DOI: 10.1306/10171313056
Comparing geology and well completions to production in the unconventional region of the Cardium Formation (Upper Cretaceous), northwest Pembina field, Alberta, Canada
Andrew C. Wiseman,1 and Federico F. Krause2
1University of Calgary, Department of Geoscience, Calgary, Alberta, Canada T2N 1N4; [email protected]

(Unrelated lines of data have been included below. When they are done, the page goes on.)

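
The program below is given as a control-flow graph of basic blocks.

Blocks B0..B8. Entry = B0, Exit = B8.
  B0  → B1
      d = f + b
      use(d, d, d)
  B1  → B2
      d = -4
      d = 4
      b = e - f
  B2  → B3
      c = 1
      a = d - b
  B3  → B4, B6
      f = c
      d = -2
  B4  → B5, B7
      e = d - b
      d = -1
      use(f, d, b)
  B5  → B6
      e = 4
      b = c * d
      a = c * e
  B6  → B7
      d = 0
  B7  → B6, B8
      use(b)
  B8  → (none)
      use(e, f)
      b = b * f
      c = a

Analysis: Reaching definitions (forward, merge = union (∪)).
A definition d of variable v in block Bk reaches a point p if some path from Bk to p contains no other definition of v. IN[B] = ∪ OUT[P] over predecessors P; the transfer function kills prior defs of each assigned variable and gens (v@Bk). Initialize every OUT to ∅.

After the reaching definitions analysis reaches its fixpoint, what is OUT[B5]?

Answer: {a@B5, b@B5, c@B2, d@B4, e@B5, f@B3}

Derivation:
Fixpoint table:
  B0:   IN={}   OUT={d@B0}
  B1:   IN={d@B0}   OUT={b@B1, d@B1}
  B2:   IN={b@B1, d@B1}   OUT={a@B2, b@B1, c@B2, d@B1}
  B3:   IN={a@B2, b@B1, c@B2, d@B1}   OUT={a@B2, b@B1, c@B2, d@B3, f@B3}
  B4:   IN={a@B2, b@B1, c@B2, d@B3, f@B3}   OUT={a@B2, b@B1, c@B2, d@B4, e@B4, f@B3}
  B5:   IN={a@B2, b@B1, c@B2, d@B4, e@B4, f@B3}   OUT={a@B5, b@B5, c@B2, d@B4, e@B5, f@B3}
  B6:   IN={a@B2, a@B5, b@B1, b@B5, c@B2, d@B3, d@B4, d@B6, e@B4, e@B5, f@B3}   OUT={a@B2, a@B5, b@B1, b@B5, c@B2, d@B6, e@B4, e@B5, f@B3}
  B7:   IN={a@B2, a@B5, b@B1, b@B5, c@B2, d@B4, d@B6, e@B4, e@B5, f@B3}   OUT={a@B2, a@B5, b@B1, b@B5, c@B2, d@B4, d@B6, e@B4, e@B5, f@B3}
  B8:   IN={a@B2, a@B5, b@B1, b@B5, c@B2, d@B4, d@B6, e@B4, e@B5, f@B3}   OUT={a@B2, a@B5, b@B8, c@B8, d@B4, d@B6, e@B4, e@B5, f@B3}

Merge at B5: IN[B5] = OUT[B4] = {a@B2, b@B1, c@B2, d@B4, e@B4, f@B3}
Applying B5's transfer function to that IN value gives OUT[B5] (row B5 above).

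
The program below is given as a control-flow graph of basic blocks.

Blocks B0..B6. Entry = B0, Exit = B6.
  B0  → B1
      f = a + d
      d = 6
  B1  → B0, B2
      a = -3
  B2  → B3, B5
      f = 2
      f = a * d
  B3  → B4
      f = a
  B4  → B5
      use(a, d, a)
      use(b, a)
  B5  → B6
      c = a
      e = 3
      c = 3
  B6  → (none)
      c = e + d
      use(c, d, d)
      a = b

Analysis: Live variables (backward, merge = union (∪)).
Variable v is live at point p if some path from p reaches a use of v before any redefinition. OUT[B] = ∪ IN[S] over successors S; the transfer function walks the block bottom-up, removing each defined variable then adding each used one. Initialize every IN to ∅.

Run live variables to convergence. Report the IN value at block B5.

Fixpoint table:
  B0:   IN={a, b, d}   OUT={b, d}
  B1:   IN={b, d}   OUT={a, b, d}
  B2:   IN={a, b, d}   OUT={a, b, d}
  B3:   IN={a, b, d}   OUT={a, b, d}
  B4:   IN={a, b, d}   OUT={a, b, d}
  B5:   IN={a, b, d}   OUT={b, d, e}
  B6:   IN={b, d, e}   OUT={}

Merge at B5: OUT[B5] = IN[B6] = {b, d, e}
Applying B5's transfer function to that OUT value gives IN[B5] (row B5 above).

Answer: {a, b, d}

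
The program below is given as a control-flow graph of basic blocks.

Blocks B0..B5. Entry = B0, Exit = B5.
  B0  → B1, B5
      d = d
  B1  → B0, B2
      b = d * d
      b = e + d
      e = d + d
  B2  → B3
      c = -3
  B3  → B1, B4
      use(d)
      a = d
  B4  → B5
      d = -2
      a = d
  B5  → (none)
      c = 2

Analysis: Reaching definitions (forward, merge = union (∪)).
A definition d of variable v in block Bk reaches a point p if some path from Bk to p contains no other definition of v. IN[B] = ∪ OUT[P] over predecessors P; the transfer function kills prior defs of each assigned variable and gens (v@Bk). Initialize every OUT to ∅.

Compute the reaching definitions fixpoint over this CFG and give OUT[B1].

Per-block solution:
  B0:   IN={a@B3, b@B1, c@B2, d@B0, e@B1}   OUT={a@B3, b@B1, c@B2, d@B0, e@B1}
  B1:   IN={a@B3, b@B1, c@B2, d@B0, e@B1}   OUT={a@B3, b@B1, c@B2, d@B0, e@B1}
  B2:   IN={a@B3, b@B1, c@B2, d@B0, e@B1}   OUT={a@B3, b@B1, c@B2, d@B0, e@B1}
  B3:   IN={a@B3, b@B1, c@B2, d@B0, e@B1}   OUT={a@B3, b@B1, c@B2, d@B0, e@B1}
  B4:   IN={a@B3, b@B1, c@B2, d@B0, e@B1}   OUT={a@B4, b@B1, c@B2, d@B4, e@B1}
  B5:   IN={a@B3, a@B4, b@B1, c@B2, d@B0, d@B4, e@B1}   OUT={a@B3, a@B4, b@B1, c@B5, d@B0, d@B4, e@B1}

Merge at B1: IN[B1] = OUT[B0] ⊔ OUT[B3] = {a@B3, b@B1, c@B2, d@B0, e@B1}
Applying B1's transfer function to that IN value gives OUT[B1] (row B1 above).

Answer: {a@B3, b@B1, c@B2, d@B0, e@B1}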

2University of Calgary, Department of Geoscience, Calgary, Alberta, Canada T2N 1N4; [email protected]
ABSTRACT
Drilling of horizontal wells in the Cardium Formation in the Pembina field has abruptly increased since the successful completion of Bonterra Nexstar 4-25-47-03 W5 (surface-hole location) 1-25-47-03 W5 (bottom-hole location) in 2008. New Cardium Formation wells are targeting thinner lower quality reservoir intervals while implementing a variety of new completion techniques to improve hydrocarbon production. The purpose of this study is to compare reservoir quality, net-pay mapping, and completion techniques to production data to evaluate the successes and failures of geologic characterization and completion strategies. Well logs and routine core-analyses data were used to evaluate reservoir properties and map net-pay thicknesses. Subsequently, production data from 125 horizontal wells were compared based on the following criteria: presence of conglomerate, sandstone density porosity net-pay thickness, wellbore orientation, number of fractured stages, fracture spacing, lateral well length, base fracturing fluid, and average metric tons of proppant per stage. In the unconventional parts of the Pembina field, well-production–based evaluation of net-pay maps and reservoir characterization requires completion techniques to be considered. Conversely, reservoir thickness and quality must be considered to accurately assess the success of different completion techniques. The use of a 6% sandstone density porosity net-pay cutoff can only be shown to be effective in identifying the most productive wells if well completions are considered. Our analyses indicate that wellbore orientation has a limited impact on well performance, whereas decreasing fracture spacings and increasing lateral well length have the most significant impact on well performance.